Kelly Gissendaner is to be executed today for the 1997 murder of her husband. Protestors gather at the capitol and AJC reporter Rhonda Cooks talks about covering her 25th execution for the newspaper.

Execution still on as Gissendaner loses another appeal

One of Kelly Gissendaner’s last hopes for living, an appeal for a 90-day stay of execution from Georgia’s Board of Pardons and Parole, was turned down near 6 p.m.

Earlier today, a federal appeals court rejected her plea to stop her death set for tonight. She hoped the court would stay her execution until the U.S. Supreme Court rules on a issue concerning execution drugs used in lethal injections.

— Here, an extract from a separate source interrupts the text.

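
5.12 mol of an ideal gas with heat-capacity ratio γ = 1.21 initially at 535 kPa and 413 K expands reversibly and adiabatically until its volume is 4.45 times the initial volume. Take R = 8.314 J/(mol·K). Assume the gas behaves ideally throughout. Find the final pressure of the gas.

V₁ = nRT₁/P₁ = 5.12×8.314×413/535 = 32.9 L.
Adiabatic: TV^(γ−1) = const ⇒ T₂ = 413×(0.225)^0.210 = 302 K; PV^γ = const ⇒ P₂ = 87.9 kPa.

87.9 kPa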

For her last try at the state board, Gissendaner’s lawyers want the board members to consider testaments from a high-ranking member of the Department of Corrections administration and more pleas from the religious community. Many of them met Gissendaner when she was in the prison theological studies program and say she is rehabilitated and leading a meaningful life in prison, helping other inmates and even workers at the prison.

Gissendaner’s lawyers wrote in the application for the emergency 90-day stay that the five-member board needs to hear more from Department of Corrections employees whose perspective “would have left no doubt that a grant of clemency is supported in this case.”

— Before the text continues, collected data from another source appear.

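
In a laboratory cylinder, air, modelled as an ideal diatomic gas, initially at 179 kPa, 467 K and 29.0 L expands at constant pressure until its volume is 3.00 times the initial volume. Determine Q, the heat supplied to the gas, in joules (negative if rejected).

n = P₁V₁/(RT₁) = 179×29.0/(8.314×467) = 1.34 mol.
Isobaric: P stays 179 kPa; V/T = const ⇒ T₂ = 1400 K, V₂ = 87.0 L.
W = PΔV = 179×(87.0−29.0) kPa·L = 10400 J.
ΔU = nCvΔT = 1.34×20.8×(1400−467) = 26000 J.
Q = ΔU + W = nCpΔT = 36300 J.

36300 J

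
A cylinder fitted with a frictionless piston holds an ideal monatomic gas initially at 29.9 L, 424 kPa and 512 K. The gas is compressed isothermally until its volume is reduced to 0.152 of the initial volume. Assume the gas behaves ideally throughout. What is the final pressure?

2790 kPa

Isothermal: T stays 512 K; PV = const ⇒ V₂ = 4.54 L, P₂ = 2790 kPa.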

One of them is a former warden who is now over operations for the entire state prison system.

Gissendaner, 46, is scheduled to die by lethal injection at 7 p.m for the 1997 murder of her husband. She was moved several days ago to the Georgia Diagnostic and Classification Prison near Jackson, a men’s facility that houses the state’s death chamber.

If she dies, Gissendaner will be the first woman Georgia has executed since 1945 and the 16th woman put to death nationwide since executions resumed in 1976.

Gissendaner was condemned for planning her husband’s murder and persuading her lover, Gregory Owen, to carry it out. Owen, who pleaded guilty and helped prosecute Gissendaner, is serving a life sentence and is eligible for parole once he has been in prison 25 years.

Kelly and Douglas Gissendaner had been married to each other twice, and she told Owen her husband had to die so could be rid of him. Owen agreed and kidnapped Douglas Gissendaner on Feb. 7, 1997. Owen forced him to drive to a remote area of Gwinnett County, knocked Douglas Gissendaner unconscious and stabbed him repeatedly in the neck.

Gissendaner was to have been executed last Wednesday, but the Department of Corrections postponed it because of projected winter weather conditions and associated scheduling issues.